According to S. Leslie Jones, Eagle Gallery director and a member of Public Art for the Public, Morcos and retired Port Commissioner Ben Cohen will be at the press conference “to explain the importance of public works of art that offer specific humane qualities to which people can relate.” Jones will also distribute written comments from prominent San Diegans expressing support for its campaign. Among the supporters are Betty Riis, an artist and member of the city’s Public Arts Advisory Board; California Ballet director Maxine Mahon, and Dot Beasley, director of the A.R.T. Beasley Gallery.

Jones said the opposition group recently has run classified advertisements in the Los Angeles Times, Chicago Tribune and the San Diego Union and Tribune asking qualified sculptors from across the nation to submit their designs and ideas for the Embarcadero site and that “the response has been very strong.”

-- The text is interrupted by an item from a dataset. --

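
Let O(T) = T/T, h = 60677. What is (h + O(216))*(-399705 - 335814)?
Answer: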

“We believe the selection process is all wrong,” Jones said. “Only a small percentage of the public can tolerate minimal art in a public place, and we just cannot put millions of future art dollars in the hands of (a five-member committee of art experts). We want to see the public involved in public art decisions.”

The Port District arts advisory committee consists of La Jolla Museum of Contemporary Art director Hugh Davies, Nissan Design International chief Gerald Hirshberg, art critic Isabelle Wasserman, artist Russell Forrester, and Mary Beebe, director of UC San Diego’s Stuart sculpture collection. The Kelly proposal was selected from several hundred possibilities, although no open competition was held.

“This sculpture will be making a statement about San Diego and what we’re known for,” argued Jones. “It’ll be in an important spot, and the public wants something beautiful. I think the Kelly design has some merit, but not in that spot (against the downtown skyline on one side, the Coronado bridge on the other). It can be placed more appropriately in a more wide open space. That would allow for us to learn to better appreciate its minimalism.”